L'analogie avec la monarchie parlementaire mise en place au Maroc trouve de fait ses limites. L'obtention, à l'instar du Maroc, du statut avancé auprès de l'Union européenne, ne traduit pas le même degré de démocratisation. Il serait erroné d'assimiler les deux pays, quand bien même la Jordanie puisse représenter un exemple en la matière à l'est du Bassin méditerranéen, coincée entre les monarchies du Golfe persique et la Syrie.
L'appui international à la Jordanie se justifie de fait plus par des considérations ayant trait à la stabilité du pays qu'à son positionnement en matière de démocratie. Ce qui n'est pas sans susciter un certain nombre de critiques au sein de la société civile. Un certain nombre d'organisations non gouvernementales pointent l'écart entre les analyses plutôt optimistes de la Commission européenne sur le processus des réformes politiques et la réalité des avancées. Le cas des élections législatives de janvier 2013 apparaît à cet égard patent, les comptes rendus des missions d'observation américaine et européenne ne reflétant pas, selon elles, les conditions dans lesquelles se sont déroulées le scrutin.

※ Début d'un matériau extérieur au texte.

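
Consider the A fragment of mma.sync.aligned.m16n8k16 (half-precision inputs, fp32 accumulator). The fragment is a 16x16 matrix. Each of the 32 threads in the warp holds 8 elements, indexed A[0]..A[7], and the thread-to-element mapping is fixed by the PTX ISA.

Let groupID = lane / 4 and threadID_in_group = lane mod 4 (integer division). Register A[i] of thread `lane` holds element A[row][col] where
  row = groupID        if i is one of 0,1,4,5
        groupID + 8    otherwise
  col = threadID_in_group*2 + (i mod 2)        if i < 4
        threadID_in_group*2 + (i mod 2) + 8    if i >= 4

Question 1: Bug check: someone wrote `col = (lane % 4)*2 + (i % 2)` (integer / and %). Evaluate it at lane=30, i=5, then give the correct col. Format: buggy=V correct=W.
`(lane % 4)*2 + (i % 2)`[30,5]→5
lane 30: G=7 (30/4), T=2 (30%4)
i=5: r=7+0=7, c=2*2+1+8=13
col: 5 vs 13

buggy=5 correct=13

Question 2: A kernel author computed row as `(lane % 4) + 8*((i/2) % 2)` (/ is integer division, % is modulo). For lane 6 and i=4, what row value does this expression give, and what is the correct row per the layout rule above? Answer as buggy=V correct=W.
`(lane % 4) + 8*((i/2) % 2)`[6,4]=>2
lane 6: grp=1 (6/4), tig=2 (6%4)
i=4: r=1+0=1, c=2*2+0+8=12
row: 2 vs 1

buggy=2 correct=1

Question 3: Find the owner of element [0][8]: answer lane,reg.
0,4

r=0→G=0,rhi=0  c=8→chi=1,T=0,p=0
L=0*4+0=0  i=1*4+0*2+0=4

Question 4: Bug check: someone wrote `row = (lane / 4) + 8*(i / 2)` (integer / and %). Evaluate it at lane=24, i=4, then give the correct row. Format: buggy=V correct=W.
`(lane / 4) + 8*(i / 2)`[24,4]→22
lane 24→24/4=6, 24 mod 4=0
i=4  r:6+0→6  c:2·0+0+8→8
row: 22 vs 6

buggy=22 correct=6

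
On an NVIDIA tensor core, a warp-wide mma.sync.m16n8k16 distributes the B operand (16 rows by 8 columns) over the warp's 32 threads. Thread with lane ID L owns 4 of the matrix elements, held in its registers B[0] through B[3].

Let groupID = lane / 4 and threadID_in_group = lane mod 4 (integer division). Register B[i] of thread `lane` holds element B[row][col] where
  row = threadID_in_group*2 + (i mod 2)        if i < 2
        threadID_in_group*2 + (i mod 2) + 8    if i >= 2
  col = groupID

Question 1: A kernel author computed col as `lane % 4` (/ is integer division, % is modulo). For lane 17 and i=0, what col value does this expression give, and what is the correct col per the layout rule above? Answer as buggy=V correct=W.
buggy=1 correct=4

`lane % 4`[17,0]=>1
lane 17: grp=4 (17/4), tig=1 (17%4)
i=0: r=1*2+0+0=2, c=grp=4
col: 1 vs 4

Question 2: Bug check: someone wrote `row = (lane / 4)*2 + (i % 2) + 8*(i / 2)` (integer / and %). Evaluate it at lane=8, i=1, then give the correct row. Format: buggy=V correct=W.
buggy=5 correct=1

`(lane / 4)*2 + (i % 2) + 8*(i / 2)`[8,1]->5
8: g=2,t=0
[1] (0*2+1+0,2) = (1,2)
row: 5 vs 1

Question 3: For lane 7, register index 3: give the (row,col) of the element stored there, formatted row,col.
15,1

lane 7: G=1 (7/4), T=3 (7%4)
i=3: r=3*2+1+8=15, c=G=1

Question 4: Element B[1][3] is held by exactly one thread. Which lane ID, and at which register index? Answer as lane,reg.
12,1

c=3->g=3  r=1->rb=0,t=0,b0=1
L=3*4+0=12  i=0*2+1=1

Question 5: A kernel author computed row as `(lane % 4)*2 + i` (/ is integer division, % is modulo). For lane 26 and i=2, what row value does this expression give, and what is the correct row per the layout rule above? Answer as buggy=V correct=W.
buggy=6 correct=12

`(lane % 4)*2 + i`[26,2]->6
L=26->gid=26>>2=6, tid=26&3=2
[2]->row 2·2+0+8=12  col gid=6
row: 6 vs 12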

Les organisations civiques s'interrogent, par conséquent sur les conditions de mises en oeuvre du principe « More for more » en Jordanie, qui lie l'augmentation des crédits accordés aux pays concernés par la politique de voisinage de l'Union européenne aux réformes démocratiques mises en oeuvre. La contrainte extérieure demeure pourtant aux yeux d'un certain nombre d'observateurs le biais le plus efficace pour accélérer la modernisation politique du pays alors que les mouvements de contestation s'essoufflent.
Reste que le spectre de la guerre civile en Syrie constitue pour l'heure la principale menace sur la poursuite du processus de démocratisation du pays. En dépit de critiques parfois vives, le Roi demeure la clé de voûte de la sécurité et de la stabilité de la Jordanie. Il permet de dépasser la fragmentation de la société jordanienne, divisée entre Transjordaniens et Jordaniens d'origine palestinienne, entre le nord et le sud du pays mais aussi entre les tribus qui le composent.
Les cas récents de l'Égypte et de la Tunisie pourraient néanmoins servir d'exemples pour permettre une relance du processus de démocratisation. En ce qui concerne le premier pays, la situation dans laquelle se trouvent les Frères musulmans devrait inciter leurs homologues jordaniens à agir sur la base du compromis avec le régime, à l'instar de ce qu'ont su faire d'ailleurs les représentants de cette tendance au Maroc et dernièrement en Tunisie.